You ask why the talking heads cling to it?
Simple.
They’re trapped. If they ignore the price, they risk overlooking the obvious narrative. If they embrace it, they sound like auctioneers masquerading as analysts. It’s low-hanging fruit… easy to reach, easier to repeat, and safest of all in a world terrified of being wrong alone.
Right or wrong?
Oh… it’s right.
But more importantly… it’s profitable—for those clever enough to see through it.
You see, we don’t traffic in parlor games. No tidy little “Top 10” lists in February to be conveniently resurrected in May like some self-serving prophecy fulfilled. No… that’s theater. That’s for the redboarders—the men who rewrite history after the fact, polishing their opinions until they gleam with false brilliance.
We prefer something far more dangerous.
Patience.
We wait. We observe. We let the picture develop in full, like a slow-burning masterpiece. Angles reveal themselves to those willing to sit in silence while others shout predictions into the void. And when we do act—right or wrong—it’s deliberate. Singular. Precise.
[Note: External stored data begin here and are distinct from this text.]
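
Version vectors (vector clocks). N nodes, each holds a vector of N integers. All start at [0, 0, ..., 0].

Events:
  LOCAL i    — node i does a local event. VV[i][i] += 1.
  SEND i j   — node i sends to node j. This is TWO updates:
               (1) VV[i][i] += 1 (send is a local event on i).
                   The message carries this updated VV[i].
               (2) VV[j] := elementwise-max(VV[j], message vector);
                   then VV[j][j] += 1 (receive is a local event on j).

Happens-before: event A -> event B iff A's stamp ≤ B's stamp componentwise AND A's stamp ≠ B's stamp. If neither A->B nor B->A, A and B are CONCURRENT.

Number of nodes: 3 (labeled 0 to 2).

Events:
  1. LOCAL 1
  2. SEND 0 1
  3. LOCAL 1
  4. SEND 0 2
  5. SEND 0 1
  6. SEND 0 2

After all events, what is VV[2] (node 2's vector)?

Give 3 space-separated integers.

Initial: VV[0]=[0, 0, 0]
Initial: VV[1]=[0, 0, 0]
Initial: VV[2]=[0, 0, 0]
Event 1: LOCAL 1: VV[1][1]++ -> VV[1]=[0, 1, 0]
Event 2: SEND 0->1: VV[0][0]++ -> VV[0]=[1, 0, 0], msg_vec=[1, 0, 0]; VV[1]=max(VV[1],msg_vec) then VV[1][1]++ -> VV[1]=[1, 2, 0]
Event 3: LOCAL 1: VV[1][1]++ -> VV[1]=[1, 3, 0]
Event 4: SEND 0->2: VV[0][0]++ -> VV[0]=[2, 0, 0], msg_vec=[2, 0, 0]; VV[2]=max(VV[2],msg_vec) then VV[2][2]++ -> VV[2]=[2, 0, 1]
Event 5: SEND 0->1: VV[0][0]++ -> VV[0]=[3, 0, 0], msg_vec=[3, 0, 0]; VV[1]=max(VV[1],msg_vec) then VV[1][1]++ -> VV[1]=[3, 4, 0]
Event 6: SEND 0->2: VV[0][0]++ -> VV[0]=[4, 0, 0], msg_vec=[4, 0, 0]; VV[2]=max(VV[2],msg_vec) then VV[2][2]++ -> VV[2]=[4, 0, 2]
Final vectors: VV[0]=[4, 0, 0]; VV[1]=[3, 4, 0]; VV[2]=[4, 0, 2]

Answer: 4 0 2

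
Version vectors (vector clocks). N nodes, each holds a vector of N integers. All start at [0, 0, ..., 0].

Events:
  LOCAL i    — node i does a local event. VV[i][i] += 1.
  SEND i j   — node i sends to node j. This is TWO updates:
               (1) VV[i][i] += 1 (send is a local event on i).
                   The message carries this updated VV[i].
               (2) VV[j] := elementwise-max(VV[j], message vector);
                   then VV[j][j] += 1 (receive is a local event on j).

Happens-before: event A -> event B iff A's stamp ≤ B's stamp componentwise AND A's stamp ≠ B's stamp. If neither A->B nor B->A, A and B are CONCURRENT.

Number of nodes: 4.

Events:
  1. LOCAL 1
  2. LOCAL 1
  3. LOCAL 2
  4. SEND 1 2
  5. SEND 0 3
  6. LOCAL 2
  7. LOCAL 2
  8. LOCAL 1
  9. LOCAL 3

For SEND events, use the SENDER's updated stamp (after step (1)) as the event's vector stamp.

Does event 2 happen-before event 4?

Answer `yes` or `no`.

Initial: VV[0]=[0, 0, 0, 0]
Initial: VV[1]=[0, 0, 0, 0]
Initial: VV[2]=[0, 0, 0, 0]
Initial: VV[3]=[0, 0, 0, 0]
Event 1: LOCAL 1: VV[1][1]++ -> VV[1]=[0, 1, 0, 0]
Event 2: LOCAL 1: VV[1][1]++ -> VV[1]=[0, 2, 0, 0]
Event 3: LOCAL 2: VV[2][2]++ -> VV[2]=[0, 0, 1, 0]
Event 4: SEND 1->2: VV[1][1]++ -> VV[1]=[0, 3, 0, 0], msg_vec=[0, 3, 0, 0]; VV[2]=max(VV[2],msg_vec) then VV[2][2]++ -> VV[2]=[0, 3, 2, 0]
Event 5: SEND 0->3: VV[0][0]++ -> VV[0]=[1, 0, 0, 0], msg_vec=[1, 0, 0, 0]; VV[3]=max(VV[3],msg_vec) then VV[3][3]++ -> VV[3]=[1, 0, 0, 1]
Event 6: LOCAL 2: VV[2][2]++ -> VV[2]=[0, 3, 3, 0]
Event 7: LOCAL 2: VV[2][2]++ -> VV[2]=[0, 3, 4, 0]
Event 8: LOCAL 1: VV[1][1]++ -> VV[1]=[0, 4, 0, 0]
Event 9: LOCAL 3: VV[3][3]++ -> VV[3]=[1, 0, 0, 2]
Event 2 stamp: [0, 2, 0, 0]
Event 4 stamp: [0, 3, 0, 0]
[0, 2, 0, 0] <= [0, 3, 0, 0]? True. Equal? False. Happens-before: True

Answer: yes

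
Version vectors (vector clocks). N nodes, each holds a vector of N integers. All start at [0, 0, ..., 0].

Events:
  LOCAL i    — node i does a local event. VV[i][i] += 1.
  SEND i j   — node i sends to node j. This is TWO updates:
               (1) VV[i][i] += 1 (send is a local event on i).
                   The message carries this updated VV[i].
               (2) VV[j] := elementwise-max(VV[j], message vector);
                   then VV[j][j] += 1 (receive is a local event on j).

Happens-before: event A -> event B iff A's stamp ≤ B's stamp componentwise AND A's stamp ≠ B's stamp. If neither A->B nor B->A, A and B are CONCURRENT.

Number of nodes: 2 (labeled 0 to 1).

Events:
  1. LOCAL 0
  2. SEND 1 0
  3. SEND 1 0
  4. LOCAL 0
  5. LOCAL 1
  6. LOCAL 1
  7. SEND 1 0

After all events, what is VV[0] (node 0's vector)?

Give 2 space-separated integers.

Answer: 5 5

Derivation:
Initial: VV[0]=[0, 0]
Initial: VV[1]=[0, 0]
Event 1: LOCAL 0: VV[0][0]++ -> VV[0]=[1, 0]
Event 2: SEND 1->0: VV[1][1]++ -> VV[1]=[0, 1], msg_vec=[0, 1]; VV[0]=max(VV[0],msg_vec) then VV[0][0]++ -> VV[0]=[2, 1]
Event 3: SEND 1->0: VV[1][1]++ -> VV[1]=[0, 2], msg_vec=[0, 2]; VV[0]=max(VV[0],msg_vec) then VV[0][0]++ -> VV[0]=[3, 2]
Event 4: LOCAL 0: VV[0][0]++ -> VV[0]=[4, 2]
Event 5: LOCAL 1: VV[1][1]++ -> VV[1]=[0, 3]
Event 6: LOCAL 1: VV[1][1]++ -> VV[1]=[0, 4]
Event 7: SEND 1->0: VV[1][1]++ -> VV[1]=[0, 5], msg_vec=[0, 5]; VV[0]=max(VV[0],msg_vec) then VV[0][0]++ -> VV[0]=[5, 5]
Final vectors: VV[0]=[5, 5]; VV[1]=[0, 5]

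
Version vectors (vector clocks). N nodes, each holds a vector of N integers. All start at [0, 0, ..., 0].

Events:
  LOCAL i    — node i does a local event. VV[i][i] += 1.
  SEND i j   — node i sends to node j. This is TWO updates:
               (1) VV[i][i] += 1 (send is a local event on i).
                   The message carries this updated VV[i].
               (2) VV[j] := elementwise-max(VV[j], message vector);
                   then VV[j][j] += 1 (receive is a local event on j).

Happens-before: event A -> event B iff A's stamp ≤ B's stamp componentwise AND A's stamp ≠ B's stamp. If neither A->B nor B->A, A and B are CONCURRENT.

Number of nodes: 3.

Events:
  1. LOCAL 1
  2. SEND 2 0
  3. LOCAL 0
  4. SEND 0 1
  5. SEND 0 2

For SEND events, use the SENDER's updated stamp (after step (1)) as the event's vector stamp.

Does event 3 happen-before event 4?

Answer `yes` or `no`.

Answer: yes

Derivation:
Initial: VV[0]=[0, 0, 0]
Initial: VV[1]=[0, 0, 0]
Initial: VV[2]=[0, 0, 0]
Event 1: LOCAL 1: VV[1][1]++ -> VV[1]=[0, 1, 0]
Event 2: SEND 2->0: VV[2][2]++ -> VV[2]=[0, 0, 1], msg_vec=[0, 0, 1]; VV[0]=max(VV[0],msg_vec) then VV[0][0]++ -> VV[0]=[1, 0, 1]
Event 3: LOCAL 0: VV[0][0]++ -> VV[0]=[2, 0, 1]
Event 4: SEND 0->1: VV[0][0]++ -> VV[0]=[3, 0, 1], msg_vec=[3, 0, 1]; VV[1]=max(VV[1],msg_vec) then VV[1][1]++ -> VV[1]=[3, 2, 1]
Event 5: SEND 0->2: VV[0][0]++ -> VV[0]=[4, 0, 1], msg_vec=[4, 0, 1]; VV[2]=max(VV[2],msg_vec) then VV[2][2]++ -> VV[2]=[4, 0, 2]
Event 3 stamp: [2, 0, 1]
Event 4 stamp: [3, 0, 1]
[2, 0, 1] <= [3, 0, 1]? True. Equal? False. Happens-before: True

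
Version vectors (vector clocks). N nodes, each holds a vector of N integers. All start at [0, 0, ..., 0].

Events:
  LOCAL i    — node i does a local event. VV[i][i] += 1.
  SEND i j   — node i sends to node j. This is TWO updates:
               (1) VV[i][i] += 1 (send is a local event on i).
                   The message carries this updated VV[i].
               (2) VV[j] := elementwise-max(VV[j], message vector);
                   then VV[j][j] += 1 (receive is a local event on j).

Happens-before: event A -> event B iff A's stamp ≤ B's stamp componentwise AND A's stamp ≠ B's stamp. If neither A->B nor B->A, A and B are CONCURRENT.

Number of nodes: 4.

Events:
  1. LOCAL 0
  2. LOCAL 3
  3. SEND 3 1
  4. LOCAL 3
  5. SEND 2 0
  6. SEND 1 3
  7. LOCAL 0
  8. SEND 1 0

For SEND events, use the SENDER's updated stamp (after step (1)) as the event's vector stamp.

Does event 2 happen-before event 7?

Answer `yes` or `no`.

Initial: VV[0]=[0, 0, 0, 0]
Initial: VV[1]=[0, 0, 0, 0]
Initial: VV[2]=[0, 0, 0, 0]
Initial: VV[3]=[0, 0, 0, 0]
Event 1: LOCAL 0: VV[0][0]++ -> VV[0]=[1, 0, 0, 0]
Event 2: LOCAL 3: VV[3][3]++ -> VV[3]=[0, 0, 0, 1]
Event 3: SEND 3->1: VV[3][3]++ -> VV[3]=[0, 0, 0, 2], msg_vec=[0, 0, 0, 2]; VV[1]=max(VV[1],msg_vec) then VV[1][1]++ -> VV[1]=[0, 1, 0, 2]
Event 4: LOCAL 3: VV[3][3]++ -> VV[3]=[0, 0, 0, 3]
Event 5: SEND 2->0: VV[2][2]++ -> VV[2]=[0, 0, 1, 0], msg_vec=[0, 0, 1, 0]; VV[0]=max(VV[0],msg_vec) then VV[0][0]++ -> VV[0]=[2, 0, 1, 0]
Event 6: SEND 1->3: VV[1][1]++ -> VV[1]=[0, 2, 0, 2], msg_vec=[0, 2, 0, 2]; VV[3]=max(VV[3],msg_vec) then VV[3][3]++ -> VV[3]=[0, 2, 0, 4]
Event 7: LOCAL 0: VV[0][0]++ -> VV[0]=[3, 0, 1, 0]
Event 8: SEND 1->0: VV[1][1]++ -> VV[1]=[0, 3, 0, 2], msg_vec=[0, 3, 0, 2]; VV[0]=max(VV[0],msg_vec) then VV[0][0]++ -> VV[0]=[4, 3, 1, 2]
Event 2 stamp: [0, 0, 0, 1]
Event 7 stamp: [3, 0, 1, 0]
[0, 0, 0, 1] <= [3, 0, 1, 0]? False. Equal? False. Happens-before: False

Answer: no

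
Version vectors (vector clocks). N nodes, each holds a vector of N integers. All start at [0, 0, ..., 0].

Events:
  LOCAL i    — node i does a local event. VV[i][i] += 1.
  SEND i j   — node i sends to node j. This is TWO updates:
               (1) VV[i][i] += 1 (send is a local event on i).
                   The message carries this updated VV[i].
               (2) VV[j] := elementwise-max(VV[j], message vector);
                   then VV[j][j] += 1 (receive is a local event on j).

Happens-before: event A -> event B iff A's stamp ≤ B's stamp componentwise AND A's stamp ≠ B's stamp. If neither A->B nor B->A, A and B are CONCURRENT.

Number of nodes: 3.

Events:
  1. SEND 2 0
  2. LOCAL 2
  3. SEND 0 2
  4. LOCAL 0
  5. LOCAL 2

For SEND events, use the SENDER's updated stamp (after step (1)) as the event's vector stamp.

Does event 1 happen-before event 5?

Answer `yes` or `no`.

Answer: yes

Derivation:
Initial: VV[0]=[0, 0, 0]
Initial: VV[1]=[0, 0, 0]
Initial: VV[2]=[0, 0, 0]
Event 1: SEND 2->0: VV[2][2]++ -> VV[2]=[0, 0, 1], msg_vec=[0, 0, 1]; VV[0]=max(VV[0],msg_vec) then VV[0][0]++ -> VV[0]=[1, 0, 1]
Event 2: LOCAL 2: VV[2][2]++ -> VV[2]=[0, 0, 2]
Event 3: SEND 0->2: VV[0][0]++ -> VV[0]=[2, 0, 1], msg_vec=[2, 0, 1]; VV[2]=max(VV[2],msg_vec) then VV[2][2]++ -> VV[2]=[2, 0, 3]
Event 4: LOCAL 0: VV[0][0]++ -> VV[0]=[3, 0, 1]
Event 5: LOCAL 2: VV[2][2]++ -> VV[2]=[2, 0, 4]
Event 1 stamp: [0, 0, 1]
Event 5 stamp: [2, 0, 4]
[0, 0, 1] <= [2, 0, 4]? True. Equal? False. Happens-before: True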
Now, of course, there are those who scoff.
They say "you won’t get a price that way,” they insist. So what do they do? They scatter their wagers like buckshot—five, six horses at odds—blanketing the field in the hopes that something, anything, connects. And when it does… ah, the self-congratulation is deafening. Genius, they call it.
If that’s your game… God bless you.
Truly.
But let me offer a small word of caution about this… shotgun approach.
It has a rather nasty side effect.
You become so consumed with covering every possibility… that you fail to recognize inevitability. The winner—the real one—can be staring you in the face, and you’ll miss it entirely, buried under your own excess.
And that, my friend… is the purest definition of shooting yourself in the foot.